Mary Anne has been posting some interesting updates over on the project page, including this one about why writers should write about sex.

Actually, Mary Anne inspired my first attempts to write erotica. (Oh, the places you could go with an opening line like that. But no, not in that way, alas.) We were in a writing group together, and I was writing a lot of comic fiction, and she remarked to me that I should try writing some erotica, because editors always wanted more funny erotica.

Possibly I can do funny, but it remains to be seen whether I can do hot. I messed around with various story ideas, but never completed anything that I thought was worth submitting. Even my one attempt to write a really smutty piece of fanfic came out in its actual realized form as something that provokes reactions more along the lines of, "Aw, that's so adorable!" I fail at porn.

Nevertheless, I do think that experimenting with writing erotica has been useful for me as a writer, for a number of reasons, including the following:

  • Sex happens. Even if you're not writing smut, you're probably eventually going to write a story in which some characters have sex. Depending on the story, the right way to handle that might be anything from a discreet scene break to a fairly graphic scene. It's a lot easier to decide where along that spectrum you should go if you've got enough experience writing at the graphic end that the mere idea doesn't freak you out.

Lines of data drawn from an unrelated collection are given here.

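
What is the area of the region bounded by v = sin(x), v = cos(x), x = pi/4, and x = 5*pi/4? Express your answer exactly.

2*sqrt(2)

On [pi/4, 5*pi/4], (sin(x)) - (cos(x)) = sin(x) - cos(x) is ≥ 0 throughout, so the area is a single integral of |sin(x) - cos(x)|.
∫[pi/4,5*pi/4] (sin(x) - cos(x)) dx = 2*sqrt(2).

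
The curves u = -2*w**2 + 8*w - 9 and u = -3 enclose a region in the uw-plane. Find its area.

Both boundary curves give u as a function of w, so integrate with respect to w. Setting them equal: -2*w**2 + 8*w - 6 = 0, i.e. -2*(w - 3)*(w - 1) = 0, so they meet at w = 1, 3.
For w in [1, 3], u = -2*w**2 + 8*w - 9 is on the right; area = ∫[1,3] (-2*w**2 + 8*w - 6) dw = 8/3.

8/3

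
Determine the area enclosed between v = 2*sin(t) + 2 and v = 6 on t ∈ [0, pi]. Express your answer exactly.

On [0, pi], (2*sin(t) + 2) - (6) = 2*sin(t) - 4 is ≤ 0 throughout, so the area is a single integral of |2*sin(t) - 4|.
∫[0,pi] (2*sin(t) - 4) dt = 4 - 4*pi; the area of that piece is -4 + 4*pi.

-4 + 4*pi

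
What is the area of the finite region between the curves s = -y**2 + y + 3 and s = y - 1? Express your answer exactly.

Both boundary curves give s as a function of y, so integrate with respect to y. Setting them equal: -y**2 + 4 = 0, i.e. -(y - 2)*(y + 2) = 0, so they meet at y = -2, 2.
For y in [-2, 2], s = -y**2 + y + 3 is on the right; area = ∫[-2,2] (-y**2 + 4) dy = 32/3.

32/3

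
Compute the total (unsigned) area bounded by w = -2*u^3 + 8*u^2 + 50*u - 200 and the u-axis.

4019/3

The curve meets the u-axis where -2*u^3 + 8*u^2 + 50*u - 200 = 0, i.e. -2*(u - 5)*(u - 4)*(u + 5) = 0, at u = -5, 4, 5.
On [-5, 4] the curve lies below the axis; ∫[-5,4] (-2*u^3 + 8*u^2 + 50*u - 200) du = -2673/2, giving area 2673/2.
On [4, 5] the curve lies above the axis; ∫[4,5] (-2*u^3 + 8*u^2 + 50*u - 200) du = 19/6, giving area 19/6.
Total area = 2673/2 + 19/6 = 4019/3.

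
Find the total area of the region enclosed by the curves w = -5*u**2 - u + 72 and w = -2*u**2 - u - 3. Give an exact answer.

Set the curves equal: -5*u**2 - u + 72 = -2*u**2 - u - 3, so -3*u**2 + 75 = 0, which factors as -3*(u - 5)*(u + 5) = 0. The curves meet at u = -5, 5.
On [-5, 5], w = -5*u**2 - u + 72 is on top; that piece has area ∫[-5,5] (-3*u**2 + 75) du = 500.

500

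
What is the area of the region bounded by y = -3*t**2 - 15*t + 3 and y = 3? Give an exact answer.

Set the curves equal: -3*t**2 - 15*t + 3 = 3, so -3*t**2 - 15*t = 0, which factors as -3*t*(t + 5) = 0. The curves meet at t = -5, 0.
On [-5, 0], y = -3*t**2 - 15*t + 3 is on top; that piece has area ∫[-5,0] (-3*t**2 - 15*t) dt = 125/2.

125/2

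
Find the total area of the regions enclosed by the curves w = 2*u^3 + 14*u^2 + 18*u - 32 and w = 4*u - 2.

Set the curves equal: 2*u^3 + 14*u^2 + 18*u - 32 = 4*u - 2, so 2*u^3 + 14*u^2 + 14*u - 30 = 0, which factors as 2*(u - 1)*(u + 3)*(u + 5) = 0. The curves meet at u = -5, -3, 1.
On [-5, -3], w = 2*u^3 + 14*u^2 + 18*u - 32 is on top; that piece has area ∫[-5,-3] (2*u^3 + 14*u^2 + 14*u - 30) du = 40/3.
On [-3, 1], w = 4*u - 2 is on top; that piece has area ∫[-3,1] (-(2*u^3 + 14*u^2 + 14*u - 30)) du = 256/3.
Total enclosed area = 40/3 + 256/3 = 296/3.

296/3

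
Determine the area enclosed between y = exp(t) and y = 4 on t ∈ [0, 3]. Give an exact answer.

-19 + 16*log(2) + exp(3)

The difference (exp(t)) - (4) = exp(t) - 4 changes sign at t = log(4) inside [0, 3], so split the integral there.
∫[0,log(4)] (exp(t) - 4) dt = 3 - log(256); the area of that piece is -3 + log(256).
∫[log(4),3] (exp(t) - 4) dt = -16 + 8*log(2) + exp(3).
Total area = (-3 + log(256)) + (-16 + 8*log(2) + exp(3)) = -19 + 16*log(2) + exp(3).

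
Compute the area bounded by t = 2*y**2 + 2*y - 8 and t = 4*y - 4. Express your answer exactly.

9

Both boundary curves give t as a function of y, so integrate with respect to y. Setting them equal: 2*y**2 - 2*y - 4 = 0, i.e. 2*(y - 2)*(y + 1) = 0, so they meet at y = -1, 2.
For y in [-1, 2], t = 2*y**2 + 2*y - 8 is on the left; area = ∫[-1,2] (-(2*y**2 - 2*y - 4)) dy = 9.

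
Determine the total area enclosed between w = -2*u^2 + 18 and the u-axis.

72

The curve meets the u-axis where -2*u^2 + 18 = 0, i.e. -2*(u - 3)*(u + 3) = 0, at u = -3, 3.
On [-3, 3] the curve lies above the axis; ∫[-3,3] (-2*u^2 + 18) du = 72, giving area 72.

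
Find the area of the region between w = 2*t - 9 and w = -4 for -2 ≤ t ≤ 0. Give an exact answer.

14

On [-2, 0], (2*t - 9) - (-4) = 2*t - 5 is ≤ 0 throughout, so the area is a single integral of |2*t - 5|.
∫[-2,0] (2*t - 5) dt = -14; the area of that piece is 14.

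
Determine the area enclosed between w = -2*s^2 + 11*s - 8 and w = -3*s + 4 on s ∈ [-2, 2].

202/3

The difference (-2*s^2 + 11*s - 8) - (-3*s + 4) = -2*s^2 + 14*s - 12 changes sign at s = 1 inside [-2, 2], so split the integral there.
∫[-2,1] (-2*s^2 + 14*s - 12) ds = -63; the area of that piece is 63.
∫[1,2] (-2*s^2 + 14*s - 12) ds = 13/3.
Total area = 63 + 13/3 = 202/3.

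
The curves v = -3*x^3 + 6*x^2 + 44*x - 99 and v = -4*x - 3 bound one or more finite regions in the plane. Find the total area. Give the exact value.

Set the curves equal: -3*x^3 + 6*x^2 + 44*x - 99 = -4*x - 3, so -3*x^3 + 6*x^2 + 48*x - 96 = 0, which factors as -3*(x - 4)*(x - 2)*(x + 4) = 0. The curves meet at x = -4, 2, 4.
On [-4, 2], v = -4*x - 3 is on top; that piece has area ∫[-4,2] (-(-3*x^3 + 6*x^2 + 48*x - 96)) dx = 540.
On [2, 4], v = -3*x^3 + 6*x^2 + 44*x - 99 is on top; that piece has area ∫[2,4] (-3*x^3 + 6*x^2 + 48*x - 96) dx = 28.
Total enclosed area = 540 + 28 = 568.

568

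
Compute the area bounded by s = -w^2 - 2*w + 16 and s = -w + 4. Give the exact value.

343/6

Both boundary curves give s as a function of w, so integrate with respect to w. Setting them equal: -w^2 - w + 12 = 0, i.e. -(w - 3)*(w + 4) = 0, so they meet at w = -4, 3.
For w in [-4, 3], s = -w^2 - 2*w + 16 is on the right; area = ∫[-4,3] (-w^2 - w + 12) dw = 343/6.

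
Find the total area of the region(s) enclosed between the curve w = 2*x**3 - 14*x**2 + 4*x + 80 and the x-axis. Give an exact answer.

1741/6

The curve meets the x-axis where 2*x**3 - 14*x**2 + 4*x + 80 = 0, i.e. 2*(x - 5)*(x - 4)*(x + 2) = 0, at x = -2, 4, 5.
On [-2, 4] the curve lies above the axis; ∫[-2,4] (2*x**3 - 14*x**2 + 4*x + 80) dx = 288, giving area 288.
On [4, 5] the curve lies below the axis; ∫[4,5] (2*x**3 - 14*x**2 + 4*x + 80) dx = -13/6, giving area 13/6.
Total area = 288 + 13/6 = 1741/6.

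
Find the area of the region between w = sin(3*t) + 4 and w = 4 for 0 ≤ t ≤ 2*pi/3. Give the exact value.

4/3

The difference (sin(3*t) + 4) - (4) = sin(3*t) changes sign at t = pi/3 inside [0, 2*pi/3], so split the integral there.
∫[0,pi/3] (sin(3*t)) dt = 2/3.
∫[pi/3,2*pi/3] (sin(3*t)) dt = -2/3; the area of that piece is 2/3.
Total area = 2/3 + 2/3 = 4/3.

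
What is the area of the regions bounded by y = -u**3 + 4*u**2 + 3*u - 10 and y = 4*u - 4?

71/6

Set the curves equal: -u**3 + 4*u**2 + 3*u - 10 = 4*u - 4, so -u**3 + 4*u**2 - u - 6 = 0, which factors as -(u - 3)*(u - 2)*(u + 1) = 0. The curves meet at u = -1, 2, 3.
On [-1, 2], y = 4*u - 4 is on top; that piece has area ∫[-1,2] (-(-u**3 + 4*u**2 - u - 6)) du = 45/4.
On [2, 3], y = -u**3 + 4*u**2 + 3*u - 10 is on top; that piece has area ∫[2,3] (-u**3 + 4*u**2 - u - 6) du = 7/12.
Total enclosed area = 45/4 + 7/12 = 71/6.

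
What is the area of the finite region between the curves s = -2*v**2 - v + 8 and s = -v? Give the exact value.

Both boundary curves give s as a function of v, so integrate with respect to v. Setting them equal: -2*v**2 + 8 = 0, i.e. -2*(v - 2)*(v + 2) = 0, so they meet at v = -2, 2.
For v in [-2, 2], s = -2*v**2 - v + 8 is on the right; area = ∫[-2,2] (-2*v**2 + 8) dv = 64/3.

64/3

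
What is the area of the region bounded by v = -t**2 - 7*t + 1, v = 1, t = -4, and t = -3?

On [-4, -3], (-t**2 - 7*t + 1) - (1) = -t**2 - 7*t is ≥ 0 throughout, so the area is a single integral of |-t**2 - 7*t|.
∫[-4,-3] (-t**2 - 7*t) dt = 73/6.

73/6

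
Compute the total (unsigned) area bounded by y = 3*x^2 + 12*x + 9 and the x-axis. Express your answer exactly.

4

The curve meets the x-axis where 3*x^2 + 12*x + 9 = 0, i.e. 3*(x + 1)*(x + 3) = 0, at x = -3, -1.
On [-3, -1] the curve lies below the axis; ∫[-3,-1] (3*x^2 + 12*x + 9) dx = -4, giving area 4.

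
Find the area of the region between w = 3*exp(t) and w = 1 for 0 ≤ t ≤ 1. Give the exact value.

-4 + 3*exp(1)

On [0, 1], (3*exp(t)) - (1) = 3*exp(t) - 1 is ≥ 0 throughout, so the area is a single integral of |3*exp(t) - 1|.
∫[0,1] (3*exp(t) - 1) dt = -4 + 3*exp(1).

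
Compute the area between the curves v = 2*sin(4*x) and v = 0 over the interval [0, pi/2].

2

The difference (2*sin(4*x)) - (0) = 2*sin(4*x) changes sign at x = pi/4 inside [0, pi/2], so split the integral there.
∫[0,pi/4] (2*sin(4*x)) dx = 1.
∫[pi/4,pi/2] (2*sin(4*x)) dx = -1; the area of that piece is 1.
Total area = 1 + 1 = 2.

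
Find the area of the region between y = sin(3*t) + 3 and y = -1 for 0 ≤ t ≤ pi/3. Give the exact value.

2/3 + 4*pi/3

On [0, pi/3], (sin(3*t) + 3) - (-1) = sin(3*t) + 4 is ≥ 0 throughout, so the area is a single integral of |sin(3*t) + 4|.
∫[0,pi/3] (sin(3*t) + 4) dt = 2/3 + 4*pi/3.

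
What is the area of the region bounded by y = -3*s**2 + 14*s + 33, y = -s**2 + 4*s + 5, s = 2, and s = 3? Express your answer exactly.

121/3

On [2, 3], (-3*s**2 + 14*s + 33) - (-s**2 + 4*s + 5) = -2*s**2 + 10*s + 28 is ≥ 0 throughout, so the area is a single integral of |-2*s**2 + 10*s + 28|.
∫[2,3] (-2*s**2 + 10*s + 28) ds = 121/3.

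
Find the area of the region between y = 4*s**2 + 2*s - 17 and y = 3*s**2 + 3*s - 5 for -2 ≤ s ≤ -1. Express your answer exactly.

49/6

On [-2, -1], (4*s**2 + 2*s - 17) - (3*s**2 + 3*s - 5) = s**2 - s - 12 is ≤ 0 throughout, so the area is a single integral of |s**2 - s - 12|.
∫[-2,-1] (s**2 - s - 12) ds = -49/6; the area of that piece is 49/6.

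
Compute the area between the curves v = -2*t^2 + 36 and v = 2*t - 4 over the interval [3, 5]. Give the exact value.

The difference (-2*t^2 + 36) - (2*t - 4) = -2*t^2 - 2*t + 40 changes sign at t = 4 inside [3, 5], so split the integral there.
∫[3,4] (-2*t^2 - 2*t + 40) dt = 25/3.
∫[4,5] (-2*t^2 - 2*t + 40) dt = -29/3; the area of that piece is 29/3.
Total area = 25/3 + 29/3 = 18.

18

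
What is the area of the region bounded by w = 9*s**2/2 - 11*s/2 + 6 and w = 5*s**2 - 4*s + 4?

Set the curves equal: 9*s**2/2 - 11*s/2 + 6 = 5*s**2 - 4*s + 4, so -s**2/2 - 3*s/2 + 2 = 0, which factors as -(s - 1)*(s + 4)/2 = 0. The curves meet at s = -4, 1.
On [-4, 1], w = 9*s**2/2 - 11*s/2 + 6 is on top; that piece has area ∫[-4,1] (-s**2/2 - 3*s/2 + 2) ds = 125/12.

125/12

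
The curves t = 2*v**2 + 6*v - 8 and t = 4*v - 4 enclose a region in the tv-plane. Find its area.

Both boundary curves give t as a function of v, so integrate with respect to v. Setting them equal: 2*v**2 + 2*v - 4 = 0, i.e. 2*(v - 1)*(v + 2) = 0, so they meet at v = -2, 1.
For v in [-2, 1], t = 2*v**2 + 6*v - 8 is on the left; area = ∫[-2,1] (-(2*v**2 + 2*v - 4)) dv = 9.

9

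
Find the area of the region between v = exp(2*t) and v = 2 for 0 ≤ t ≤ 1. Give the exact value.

-7/2 + 2*log(2) + exp(2)/2

The difference (exp(2*t)) - (2) = exp(2*t) - 2 changes sign at t = log(2)/2 inside [0, 1], so split the integral there.
∫[0,log(2)/2] (exp(2*t) - 2) dt = 1/2 - log(2); the area of that piece is -1/2 + log(2).
∫[log(2)/2,1] (exp(2*t) - 2) dt = -3 + log(2) + exp(2)/2.
Total area = (-1/2 + log(2)) + (-3 + log(2) + exp(2)/2) = -7/2 + 2*log(2) + exp(2)/2.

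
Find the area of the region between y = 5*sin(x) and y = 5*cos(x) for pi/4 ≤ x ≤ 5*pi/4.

10*sqrt(2)

On [pi/4, 5*pi/4], (5*sin(x)) - (5*cos(x)) = 5*sin(x) - 5*cos(x) is ≥ 0 throughout, so the area is a single integral of |5*sin(x) - 5*cos(x)|.
∫[pi/4,5*pi/4] (5*sin(x) - 5*cos(x)) dx = 10*sqrt(2).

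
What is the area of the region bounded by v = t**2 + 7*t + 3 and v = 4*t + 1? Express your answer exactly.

Set the curves equal: t**2 + 7*t + 3 = 4*t + 1, so t**2 + 3*t + 2 = 0, which factors as (t + 1)*(t + 2) = 0. The curves meet at t = -2, -1.
On [-2, -1], v = 4*t + 1 is on top; that piece has area ∫[-2,-1] (-(t**2 + 3*t + 2)) dt = 1/6.

1/6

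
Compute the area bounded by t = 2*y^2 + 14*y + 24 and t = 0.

1/3

Both boundary curves give t as a function of y, so integrate with respect to y. Setting them equal: 2*y^2 + 14*y + 24 = 0, i.e. 2*(y + 3)*(y + 4) = 0, so they meet at y = -4, -3.
For y in [-4, -3], t = 2*y^2 + 14*y + 24 is on the left; area = ∫[-4,-3] (-(2*y^2 + 14*y + 24)) dy = 1/3.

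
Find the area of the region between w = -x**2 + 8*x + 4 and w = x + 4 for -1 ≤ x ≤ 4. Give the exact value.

The difference (-x**2 + 8*x + 4) - (x + 4) = -x**2 + 7*x changes sign at x = 0 inside [-1, 4], so split the integral there.
∫[-1,0] (-x**2 + 7*x) dx = -23/6; the area of that piece is 23/6.
∫[0,4] (-x**2 + 7*x) dx = 104/3.
Total area = 23/6 + 104/3 = 77/2.

77/2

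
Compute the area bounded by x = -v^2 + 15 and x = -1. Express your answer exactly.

256/3

Both boundary curves give x as a function of v, so integrate with respect to v. Setting them equal: -v^2 + 16 = 0, i.e. -(v - 4)*(v + 4) = 0, so they meet at v = -4, 4.
For v in [-4, 4], x = -v^2 + 15 is on the right; area = ∫[-4,4] (-v^2 + 16) dv = 256/3.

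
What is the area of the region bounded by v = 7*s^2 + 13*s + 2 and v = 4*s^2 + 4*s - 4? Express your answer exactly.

Set the curves equal: 7*s^2 + 13*s + 2 = 4*s^2 + 4*s - 4, so 3*s^2 + 9*s + 6 = 0, which factors as 3*(s + 1)*(s + 2) = 0. The curves meet at s = -2, -1.
On [-2, -1], v = 4*s^2 + 4*s - 4 is on top; that piece has area ∫[-2,-1] (-(3*s^2 + 9*s + 6)) ds = 1/2.

1/2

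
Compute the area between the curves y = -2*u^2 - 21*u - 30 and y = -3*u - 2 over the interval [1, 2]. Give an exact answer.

179/3

On [1, 2], (-2*u^2 - 21*u - 30) - (-3*u - 2) = -2*u^2 - 18*u - 28 is ≤ 0 throughout, so the area is a single integral of |-2*u^2 - 18*u - 28|.
∫[1,2] (-2*u^2 - 18*u - 28) du = -179/3; the area of that piece is 179/3.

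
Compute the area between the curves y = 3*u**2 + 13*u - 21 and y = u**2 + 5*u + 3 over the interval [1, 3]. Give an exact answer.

The difference (3*u**2 + 13*u - 21) - (u**2 + 5*u + 3) = 2*u**2 + 8*u - 24 changes sign at u = 2 inside [1, 3], so split the integral there.
∫[1,2] (2*u**2 + 8*u - 24) du = -22/3; the area of that piece is 22/3.
∫[2,3] (2*u**2 + 8*u - 24) du = 26/3.
Total area = 22/3 + 26/3 = 16.

16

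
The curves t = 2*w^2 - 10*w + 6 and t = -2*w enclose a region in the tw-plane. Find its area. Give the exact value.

Both boundary curves give t as a function of w, so integrate with respect to w. Setting them equal: 2*w^2 - 8*w + 6 = 0, i.e. 2*(w - 3)*(w - 1) = 0, so they meet at w = 1, 3.
For w in [1, 3], t = 2*w^2 - 10*w + 6 is on the left; area = ∫[1,3] (-(2*w^2 - 8*w + 6)) dw = 8/3.

8/3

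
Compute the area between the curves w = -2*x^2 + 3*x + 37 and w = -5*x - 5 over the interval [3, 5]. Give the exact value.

248/3

On [3, 5], (-2*x^2 + 3*x + 37) - (-5*x - 5) = -2*x^2 + 8*x + 42 is ≥ 0 throughout, so the area is a single integral of |-2*x^2 + 8*x + 42|.
∫[3,5] (-2*x^2 + 8*x + 42) dx = 248/3.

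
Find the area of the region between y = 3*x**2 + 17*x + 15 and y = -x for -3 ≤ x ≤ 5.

The difference (3*x**2 + 17*x + 15) - (-x) = 3*x**2 + 18*x + 15 changes sign at x = -1 inside [-3, 5], so split the integral there.
∫[-3,-1] (3*x**2 + 18*x + 15) dx = -16; the area of that piece is 16.
∫[-1,5] (3*x**2 + 18*x + 15) dx = 432.
Total area = 16 + 432 = 448.

448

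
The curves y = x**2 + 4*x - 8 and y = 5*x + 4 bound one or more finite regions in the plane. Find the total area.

343/6

Set the curves equal: x**2 + 4*x - 8 = 5*x + 4, so x**2 - x - 12 = 0, which factors as (x - 4)*(x + 3) = 0. The curves meet at x = -3, 4.
On [-3, 4], y = 5*x + 4 is on top; that piece has area ∫[-3,4] (-(x**2 - x - 12)) dx = 343/6.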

  • It's a great way to learn to write descriptively. If you want a sex scene to be neither cheesy nor monotonous, you've got to choose details carefully and use all the senses at your disposal. These kinds of skills transfer really well to other types of description.

  • It's a great way to learn to create atmosphere. Atmosphere is really critical to making erotica stories work, but it's also pretty key to genres like horror and suspense. I think that the most successful stories I've written were ones where I was not only had interesting characters and plot, but managed to create an atmosphere, and I think my failed attempts to write erotica helped me learn the skills I needed to do that.



Anyway, I recommend checking out Mary Anne's post, because she actually talks about all of this much more eloquently and authoritatively than I can.